Children aren’t particularly good at keeping distant from one another. Young children tend to touch their own faces rather often. And more than anything, kids like to socialize. Indeed, socialization often ranks as an important benefit of sending children to school. But, as we have seen throughout this pandemic, socialization leads to transmission. Children will unknowingly take the virus to school and unwittingly transmit it to other children, who will then take the virus home and infect their families. We have been told lately that children are more resilient to COVID-19. We are not told that those children’s parents are likewise protected.
Decisions Have Consequences
Hundreds of thousands of people will die in the next two months, and many of those deaths will come directly from the premature decision to physically re-open up our classrooms. This decision amid the spike in Florida’s COVID-19 cases shows our government’s priorities for schools and teacher safety. Rather than protecting the systems we have in place for socialization, upbringing, and (lest we forget) learning, we weaponize them.
Schools provide social services unavailable elsewhere — think free/reduced-cost lunches, counselors, school nurses, libraries, computer labs, etc. Many families rely on these services to survive, and the strain of providing lunch for children stuck at home during a lockdown can crush family finances. To those families, reopening schools sounds like salvation. Caregivers working “essential” jobs need to send their children somewhere while they report to work. This problem applies most frequently to low-wage jobs that require a physical presence … and are therefore at greater risk of exposure to the virus.

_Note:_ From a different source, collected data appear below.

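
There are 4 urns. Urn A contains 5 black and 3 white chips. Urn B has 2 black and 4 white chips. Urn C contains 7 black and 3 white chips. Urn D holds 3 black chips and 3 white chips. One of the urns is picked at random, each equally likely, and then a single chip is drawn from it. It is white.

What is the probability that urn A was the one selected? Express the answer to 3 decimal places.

0.204

Compute the likelihood of this draw for each case: P(data | urn A) = (3/8) = 3/8; P(data | urn B) = (4/6) = 2/3; P(data | urn C) = (3/10) = 3/10; P(data | urn D) = (3/6) = 1/2.
Multiplying each by its prior: 1/4 · 3/8 = 3/32, 1/4 · 2/3 = 1/6, 1/4 · 3/10 = 3/40, 1/4 · 1/2 = 1/8; these sum to 221/480.
So P(urn A | data) = (3/32) / (221/480) = 45/221.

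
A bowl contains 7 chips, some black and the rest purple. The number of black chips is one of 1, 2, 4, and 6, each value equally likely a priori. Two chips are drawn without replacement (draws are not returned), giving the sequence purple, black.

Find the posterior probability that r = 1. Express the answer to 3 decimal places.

0.176

For each hypothesis, P(data | H) works out to: P(data | r = 1) = (6/7)(1/6) = 1/7; P(data | r = 2) = (5/7)(2/6) = 5/21; P(data | r = 4) = (3/7)(4/6) = 2/7; P(data | r = 6) = (1/7)(6/6) = 1/7.
The prior-weighted likelihoods are 1/4 · 1/7 = 1/28, 1/4 · 5/21 = 5/84, 1/4 · 2/7 = 1/14, 1/4 · 1/7 = 1/28; summing to 17/84.
So P(r = 1 | data) = (1/28) / (17/84) = 3/17.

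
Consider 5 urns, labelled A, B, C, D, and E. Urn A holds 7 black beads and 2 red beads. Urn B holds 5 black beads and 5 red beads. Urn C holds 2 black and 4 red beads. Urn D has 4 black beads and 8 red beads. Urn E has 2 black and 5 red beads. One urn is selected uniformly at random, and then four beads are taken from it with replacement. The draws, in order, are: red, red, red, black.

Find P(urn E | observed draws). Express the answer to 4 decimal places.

0.2794

For each hypothesis, P(data | H) works out to: P(data | urn A) = (2/9)(2/9)(2/9)(7/9) = 0.0085353; P(data | urn B) = (5/10)(5/10)(5/10)(5/10) = 0.0625; P(data | urn C) = (4/6)(4/6)(4/6)(2/6) = 0.098765; P(data | urn D) = (8/12)(8/12)(8/12)(4/12) = 0.098765; P(data | urn E) = (5/7)(5/7)(5/7)(2/7) = 0.10412.
The prior-weighted likelihoods are 1/5 · 0.0085353 = 0.0017071, 1/5 · 0.0625 = 0.0125, 1/5 · 0.098765 = 0.019753, 1/5 · 0.098765 = 0.019753, 1/5 · 0.10412 = 0.020825; these sum to 0.074538.
By Bayes' rule, P(urn E | data) = (0.020825) / (0.074538) = 0.27938.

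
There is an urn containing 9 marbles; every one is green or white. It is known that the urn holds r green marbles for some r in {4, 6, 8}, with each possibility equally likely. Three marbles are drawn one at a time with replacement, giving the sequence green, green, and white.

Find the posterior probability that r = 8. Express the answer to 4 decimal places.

0.2540

For each hypothesis, P(data | H) works out to: P(data | r = 4) = (4/9)(4/9)(5/9) = 0.10974; P(data | r = 6) = (6/9)(6/9)(3/9) = 0.14815; P(data | r = 8) = (8/9)(8/9)(1/9) = 0.087791.
The prior-weighted likelihoods are 1/3 · 0.10974 = 0.03658, 1/3 · 0.14815 = 0.049383, 1/3 · 0.087791 = 0.029264; with total 0.11523.
By Bayes' rule, P(r = 8 | data) = (0.029264) / (0.11523) = 0.25397.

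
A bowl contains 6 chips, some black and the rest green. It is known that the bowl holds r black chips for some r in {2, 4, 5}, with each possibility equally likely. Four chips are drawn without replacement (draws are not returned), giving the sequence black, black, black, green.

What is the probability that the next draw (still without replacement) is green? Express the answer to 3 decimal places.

0.222

The likelihood of the observed sequence under each hypothesis: P(data | r = 2) = (2/6)(1/5)(0/4) = 0; P(data | r = 4) = (4/6)(3/5)(2/4)(2/3) = 2/15; P(data | r = 5) = (5/6)(4/5)(3/4)(1/3) = 1/6.
The prior-weighted likelihoods are 1/3 · 0 = 0, 1/3 · 2/15 = 2/45, 1/3 · 1/6 = 1/18; with total 1/10.
Dividing through by the total gives posterior P(r = 2 | data) = 0, P(r = 4 | data) = 4/9, P(r = 5 | data) = 5/9.
The predictive probability is P(green next | data) = (1/2)(4/9) + (0)(5/9) = 2/9.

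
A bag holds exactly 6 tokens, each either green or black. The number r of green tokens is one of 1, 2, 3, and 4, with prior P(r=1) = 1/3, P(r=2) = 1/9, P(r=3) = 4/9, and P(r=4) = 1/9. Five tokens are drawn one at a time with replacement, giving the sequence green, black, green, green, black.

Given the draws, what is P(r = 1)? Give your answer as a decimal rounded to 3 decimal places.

0.052

The likelihood of the observed sequence under each hypothesis: P(data | r = 1) = (1/6)(5/6)(1/6)(1/6)(5/6) = 0.003215; P(data | r = 2) = (2/6)(4/6)(2/6)(2/6)(4/6) = 0.016461; P(data | r = 3) = (3/6)(3/6)(3/6)(3/6)(3/6) = 0.03125; P(data | r = 4) = (4/6)(2/6)(4/6)(4/6)(2/6) = 0.032922.
The prior-weighted likelihoods are 1/3 · 0.003215 = 0.0010717, 1/9 · 0.016461 = 0.001829, 4/9 · 0.03125 = 0.013889, 1/9 · 0.032922 = 0.003658; these sum to 0.020448.
By Bayes' rule, P(r = 1 | data) = (0.0010717) / (0.020448) = 0.052411.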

Meanwhile, caregivers working white-collar jobs often work remotely, eliminating the need (and added cost) of childcare. Affluent students have options. They have easy access to food in their own kitchens, remote-access technology in their homes, and online schools as options. Forcing schools to re-open in the fall forces poor students to risk illness while allowing privileged students to stay safe.
The Rights to/of Education
We face a crisis of values because we see schools as a panacea, a one-stop shop for youth services. If schools focused on learning while other institutions provided other support, we could keep schools closed for safety without disrupting all social services open for those who need them. Government could continue providing those things that elsewhere are seen as rights.
Do children have the right to an education during a pandemic? Of course. Do they have the right to stay safe during that same time? Also of course. When two kinds of human rights sit at cross purposes to each other in a time of crisis, we rely on our values to guide our decisions. In a nation without universal healthcare, our values too often benefit the wealthy at the expense of the poor. Those values need to change before this fight over rights has to work its way up to the Supreme Court. Too many of us will be dead by then.